The statistical outlier removal filter cleans a point cloud by removing points that are unusually far from their neighbors. This article describes how to use this tool.

The statistical outlier removal filter detects points whose distance to their closest neighboring points is deviating from the typical distance over the whole point cloud.

The filter checks each point in your data to see how close it is to the points around it. It then compares this distance to the average distance of all points to their neighbors.

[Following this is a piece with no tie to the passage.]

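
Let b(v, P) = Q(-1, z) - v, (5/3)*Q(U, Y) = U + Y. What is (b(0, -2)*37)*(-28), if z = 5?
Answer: -12432/5 ≈ -2486.4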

If a point is much farther away from its neighbors than the average, it's considered an outlier and is removed.

The filter is controlled by two main parameters: distance factor and number of neighbors.

  • Number of Neighbors (From 1 to 20. By default 8): This setting defines how many nearby points the filter considers when calculating the average distance for each individual point.

    • A high setting for the number of neighbors makes the filter more robust to local variations in point density because it considers a larger group of points.

    • A low setting is useful for projects with highly varying point densities or when you need to preserve fine details, as it only considers a small, localized number of points.

  • Distance Factor: (From 0 to 10. By default 1.5): This is the threshold for flagging a point as an outlier. It determines how far away a point must be from its neighbors relative to the average distance of the entire point cloud.

    • A high setting means the filter is very forgiving; a point must be extremely far away to be considered an outlier. This will remove fewer points.

    • A low setting makes the filter stricter; a point does not have to be very far away to be removed. This will result in more points being filtered out.